The Selection Results
On May 8, Google announced the accepted student projects, Earlier I received an email from one of the organization admins saying I was selected for 2 projects and needed to make a choice.
It was good to know that I had been selected for both projects. This meant that both my proposals and evaluation test performances were strong enough for acceptance through the competitive two-phase process.
Making the Decision
Choosing between the two projects was difficult since both offered unique learning opportunities. I ultimately chose "Using ROOT in the field of genome sequencing" because:
- Interdisciplinary nature: It combines computational physics with bioinformatics
- Novel application: ROOT isn't commonly used for genomic data analysis
- Practical relevance: Genomic datasets are growing rapidly and need efficient storage solutions
- Technical innovation: Working with ROOT's new RNTuple format alongside traditional bioinformatics tools.
Also the most important factor was that my previous GSoC was in the field of bioinformatics so it made sense to streamline my experiences. Also seeing Google Deepmind work on bioinformatics made it more interesting, I knew they would be doing something in the field of genomics and they actually launched Alphagenome this June. I also became part of Princeton University's Compiler Research Team where I am working with some of the finest developers.
Building on Previous Experience
This isn't my first GSoC participation. My previous experience taught me valuable lessons about: - Managing project scope and setting realistic milestones - Maintaining regular communication with mentors and the community - Documenting progress systematically (which is mandatory for CERN-HSF students) - Writing clean, maintainable code for open source projects
This experience helped me navigate the structured selection process and better evaluate which project would be the best fit.
Project Overview
The selected project focuses on extending GeneROOT capabilities through:
- Reproducing Previous Results: Validating existing comparisons against ROOT master
- Compression Analysis: Comparing ROOT's compression strategies with Samtools for BAM/RAM conversions
- RNTuple Implementation: Exploring ROOT's RNTuple format for efficient genomic data storage
- File Splitting Techniques: Investigating different ROOT file splitting approaches
- Performance Benchmarking: Producing comprehensive comparison reports
ROOT typically achieves 10-50% smaller file sizes and multiple times faster read throughput compared to traditional formats. Applied to genomic data, this could significantly improve storage efficiency and analysis speed for research institutions.
Working with My Mentors
I'll be working with experienced mentors: - Martin Vasilev from University of Plovdiv - Vassil Vassilev from Princeton University - Fons Rademakers from CERN
These developers have extensive experience with ROOT development and particle physics data analysis, bringing valuable expertise to the genomics application domain.
Understanding the HSF Community
Working with CERN-HSF means joining a community that has been participating in GSoC since 2011, with the program expanding under the HEP Software Foundation umbrella since 2017. The organization maintains high standards and requires student blogs (like this one) as part of the evaluation process.
What's Coming Next
I'm currently working on the project and have done most of the part involving the RNTuple converter.
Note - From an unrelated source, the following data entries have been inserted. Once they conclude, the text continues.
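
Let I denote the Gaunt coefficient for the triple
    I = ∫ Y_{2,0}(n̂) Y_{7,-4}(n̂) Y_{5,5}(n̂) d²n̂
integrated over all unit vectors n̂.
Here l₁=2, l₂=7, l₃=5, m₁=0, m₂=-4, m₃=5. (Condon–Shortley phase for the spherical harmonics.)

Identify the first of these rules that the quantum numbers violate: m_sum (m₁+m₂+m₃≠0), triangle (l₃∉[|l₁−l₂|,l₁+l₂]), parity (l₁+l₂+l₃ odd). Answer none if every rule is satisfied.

m₁+m₂+m₃ = 0 − 4 + 5 = 1  ✗
triangle: |2−7|=5 ≤ l₃=5 ≤ 2+7=9
parity: l₁+l₂+l₃ = 14 is even

m_sum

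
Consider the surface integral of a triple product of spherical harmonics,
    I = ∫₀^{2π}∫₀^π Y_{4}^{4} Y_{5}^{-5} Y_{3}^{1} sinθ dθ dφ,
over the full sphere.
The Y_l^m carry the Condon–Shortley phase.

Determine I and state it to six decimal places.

Checks pass: Σm=0; 12 even; l₃=3∈[1,9].
(2·4+1)(2·5+1)(2·3+1) = 693
Δ: 6! 2! 4! / 13! → 1/180180
sum: t=2:+1/576 t=3:−1/144 t=4:+1/576 = -1/288
3j²(4 5 3; 0 0 0) = Δ·Π!·Σ² = 20/1001  (sign +1)
sum: t=0:+1/34560 = 1/34560
3j²(4 5 3; 4 -5 1) = Δ·Π!·Σ² = 14/429  (sign +1)
combine: 4πI² = 693·20/1001·14/429 = 840/1859
take √, sign +1: I = 0.18962475

0.189625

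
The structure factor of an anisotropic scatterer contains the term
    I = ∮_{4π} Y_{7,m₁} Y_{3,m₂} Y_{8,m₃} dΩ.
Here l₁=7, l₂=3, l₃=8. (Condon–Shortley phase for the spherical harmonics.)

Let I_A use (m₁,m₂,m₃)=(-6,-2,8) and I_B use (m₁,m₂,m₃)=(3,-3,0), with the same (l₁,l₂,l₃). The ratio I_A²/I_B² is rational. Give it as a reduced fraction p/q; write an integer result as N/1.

Shared (l₁,l₂,l₃)=(7,3,8): N and (l;000)² cancel in I_A²/I_B².
A: Δ = 2!·12!·4!/19! = 1/5290740; Racah Σ t=1..1: t=1:−1/11496038400 = -1/11496038400; ⇒ 3j(7 3 8; -6 -2 8)² = 65/2907, sgn -1
B: Δ = 2!·12!·4!/19! = 1/5290740; Racah Σ t=0..0: t=0:+1/46448640 = 1/46448640; ⇒ 3j(7 3 8; 3 -3 0)² = 75/8398, sgn +1
I_A²/I_B² = (65/2907)/(75/8398) = 338/135

338/135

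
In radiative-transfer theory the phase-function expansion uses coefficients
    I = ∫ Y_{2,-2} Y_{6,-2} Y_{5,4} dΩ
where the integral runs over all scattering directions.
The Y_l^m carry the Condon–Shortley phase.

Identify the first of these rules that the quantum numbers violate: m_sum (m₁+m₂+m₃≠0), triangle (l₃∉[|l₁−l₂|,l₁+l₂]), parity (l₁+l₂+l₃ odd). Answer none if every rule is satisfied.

parity

Σmᵢ = 0  ✓
l₃∈[|l₁−l₂|,l₁+l₂]=[4,8], have l₃=5  ✓
Σlᵢ = 13 ⇒ odd  ✗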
In upcoming blog posts, I'll document: - Technical implementation details - Performance comparisons and benchmarks - Challenges in interdisciplinary software development - Progress updates and lessons learned
Following CERN-HSF tradition, I'll maintain regular blog posts throughout the project to share my experience with the community.
Thanks for reading! I'm looking forward to contributing to this exciting intersection of particle physics and genomics research.